Malheureusement, le changement climatique se poursuit et n'attend pas que la «bonne volonté» humaine soit mise en pratique. Il est nécessaire que la communauté internationale non seulement en prenne acte mais réalise concrètement que pour lutter contre la crise climatique, nous gagnerons ensemble ou nous perdrons ensemble. Lors de la COP26 à Glasgow, le Saint-Père a envoyé un message dans lequel il indique que «les blessures infligées à l'humanité [...] par le phénomène du changement climatique sont comparables à celles qui résultent d'un conflit mondial. Tout comme au lendemain de la Seconde Guerre mondiale, il est nécessaire aujourd'hui que l'ensemble de la communauté internationale fasse de la mise en œuvre d'actions collégiales, solidaires et clairvoyantes une priorité». Le véritable ennemi à combattre, ce sont les comportements irresponsables qui ont des répercussions sur toutes les composantes de notre humanité d'aujourd'hui et de demain. La réponse doit être rapide et cohérente.

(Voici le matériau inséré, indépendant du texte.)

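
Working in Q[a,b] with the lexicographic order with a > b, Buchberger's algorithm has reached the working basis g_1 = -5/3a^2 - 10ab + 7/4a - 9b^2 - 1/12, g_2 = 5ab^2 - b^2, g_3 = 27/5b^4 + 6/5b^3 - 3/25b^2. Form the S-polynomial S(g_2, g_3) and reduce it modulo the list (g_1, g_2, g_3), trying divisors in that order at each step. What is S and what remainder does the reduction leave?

lcm(LM(g_2), LM(g_3)) = ab^4.
S = (lcm/LT(g_2))·g_2 − (lcm/LT(g_3))·g_3 = -2/9ab^3 + 1/45ab^2 - 1/5b^4.
Reduce S modulo (g_1, g_2, g_3) in that order:
  leading term ab^3: subtract (-2/45b)·g_2 from -2/9ab^3 + 1/45ab^2 - 1/5b^4 → 1/45ab^2 - 1/5b^4 - 2/45b^3
  leading term ab^2: subtract (1/225)·g_2 from 1/45ab^2 - 1/5b^4 - 2/45b^3 → -1/5b^4 - 2/45b^3 + 1/225b^2
  leading term b^4: subtract (-1/27)·g_3 from -1/5b^4 - 2/45b^3 + 1/225b^2 → 0
The remainder is 0, so this S-polynomial contributes no new basis element.
This is the inner loop of Buchberger's algorithm — each nonzero remainder becomes a new basis element.

S(g_2, g_3) = -2/9ab^3 + 1/45ab^2 - 1/5b^4; remainder on division = 0.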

Il serait bon que la COP28 contribue à mettre en pratique le souhait exprimé par le Pape dans Laudato si': «Alors que l’humanité de l’époque post-industrielle sera peut-être considérée comme l’une des plus irresponsables de l’histoire, il faut espérer que l’humanité du début du XXIème siècle pourra rester dans les mémoires pour avoir assumé avec générosité ses graves responsabilités.» (n°165). Il y a de l'espoir, car l'humanité possède les moyens et les capacités d'assumer de telles responsabilités.

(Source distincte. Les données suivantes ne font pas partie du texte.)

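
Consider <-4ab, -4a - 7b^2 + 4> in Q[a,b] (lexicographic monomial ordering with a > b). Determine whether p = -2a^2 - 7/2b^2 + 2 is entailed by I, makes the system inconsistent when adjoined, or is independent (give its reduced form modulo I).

-2a^2 - 7/2b^2 + 2 lies in I (it reduces to 0).

First compute the reduced Gröbner basis of I by Buchberger's algorithm.
f_1 = -4ab, LT = ab.
f_2 = -4a - 7b^2 + 4, LT = a.

S(f_1,f_2): lcm = ab. S = -7/4b^3 + b.
  reduce S modulo (f_1, f_2):
  remainder -7/4b^3 + b ≠ 0; add h_3 = -7/4b^3 + b to the basis.

The other S-polynomials (S(f_1,h_3), S(f_2,h_3)) all reduce to 0 modulo the current basis, so we have a Gröbner basis.
Inter-reduce: drop elements whose leading term is divisible by another's, tail-reduce, and make monic.
Reduced Gröbner basis: {a + 7/4b^2 - 1, b^3 - 4/7b}.
Label its elements g_1 = a + 7/4b^2 - 1, g_2 = b^3 - 4/7b.

Reduce p = -2a^2 - 7/2b^2 + 2 modulo G:
  leading term a^2: subtract (-2a)·g_1 from -2a^2 - 7/2b^2 + 2 → 7/2ab^2 - 2a - 7/2b^2 + 2
  leading term ab^2: subtract (7/2b^2)·g_1 from 7/2ab^2 - 2a - 7/2b^2 + 2 → -2a - 49/8b^4 + 2
  leading term a: subtract (-2)·g_1 from -2a - 49/8b^4 + 2 → -49/8b^4 + 7/2b^2
  leading term b^4: subtract (-49/8b)·g_2 from -49/8b^4 + 7/2b^2 → 0
  normal form = 0.
Since the normal form is 0, p ∈ I.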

La COP28 se déroule aux Émirats arabes unis, alors que le conflit entre Israël et le Hamas se poursuit. Quel est le point de vue du Saint-Siège sur cette situation?

L'attaque terroriste perpétrée le 7 octobre par le Hamas et d'autres organisations palestiniennes contre la population d'Israël a causé une blessure grave et profonde aux Israéliens et à nous tous. La sécurité de cette population a été gravement compromise de manière brutale et incroyablement rapide. Le Saint-Père l'a dit dès le début: «Le terrorisme et l'extrémisme n'aident pas à trouver une solution au conflit entre Israéliens et Palestiniens, mais alimentent la haine, la violence, la vengeance, et ne font que faire souffrir les uns et les autres» (Audience générale, 11 octobre 2023).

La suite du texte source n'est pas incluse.